# Super for 2nd Income Drivers



## UberDriverAU (Nov 4, 2015)

Prior to the 1st of July 2017, drivers who earned more than 10% of their assessable income through employment weren't able to claim a tax deduction for other super contributions made through "self-employment". That always struck me as a bit of an odd and unnecessary rule, and it was abolished at the start of this financial year. Drivers can now claim tax deductions for super contributions from any income source, if the right process is adhered to:

https://www.ato.gov.au/Business/Sup...t-if-you-have-to-pay-super/The-self-employed/


----------



## lui6155 (Apr 21, 2016)

Hmmm thanks for the heads up. So what does it all mean...well if you are projecting a *tax debt* (either because Uber is 2nd income or your ubering has generated a net profit) then you have the option of:
1) pay the income tax and contribute to the nations roads/health etc or
2) contribute to Super via a personal contribution.

The latter will incur a 15% contribution tax (versus 35% tax rates for income over $37k) so some benefit to be gained by adopting this tax planning strategy.
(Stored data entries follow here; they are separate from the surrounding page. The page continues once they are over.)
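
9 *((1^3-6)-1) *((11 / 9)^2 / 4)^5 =-25937424601 / 66119763456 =-0.39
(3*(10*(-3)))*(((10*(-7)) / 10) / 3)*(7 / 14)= 105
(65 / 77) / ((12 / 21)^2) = 455 / 176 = 2.59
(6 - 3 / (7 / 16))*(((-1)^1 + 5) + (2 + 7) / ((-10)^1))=-93 / 35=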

Got to make a profit first, its Uber after all/crap in Perth.


----------



## UberDriverAU (Nov 4, 2015)

lui6155 said:


> Hmmm thanks for the heads up. So what does it all mean...well if you are projecting a *tax debt* (either because Uber is 2nd income or your ubering has generated a net profit) then you have the option of:
> 1) pay the income tax and contribute to the nations roads/health etc or
> 2) contribute to Super via a personal contribution.
> 
> ...


Basically you can contribute anything (from any source) up to the concessional contribution limit then claim a tax deduction for the contribution and get the concessional 15% rate. As long as you are earning above the tax free threshold you get some benefit, but the largest benefit is for those in the highest tax bracket (paying 15% vs 47%). You need to tell your fund if you will be claiming a tax deduction so they can figure out whether or not to charge the 15% contributions tax. If you claim a deduction then they need to charge the 15% because it becomes "before tax" money, and if you don't claim a deduction then you don't pay the contributions tax because it's "after tax" money. Of course it's always best if you're making a profit, and it's still possible in Perth if you drive the right vehicle and aren't doing it full-time. I will agree with that full-timers aren't necessarily in a position where they can put aside money into their super, even if they wanted to.


----------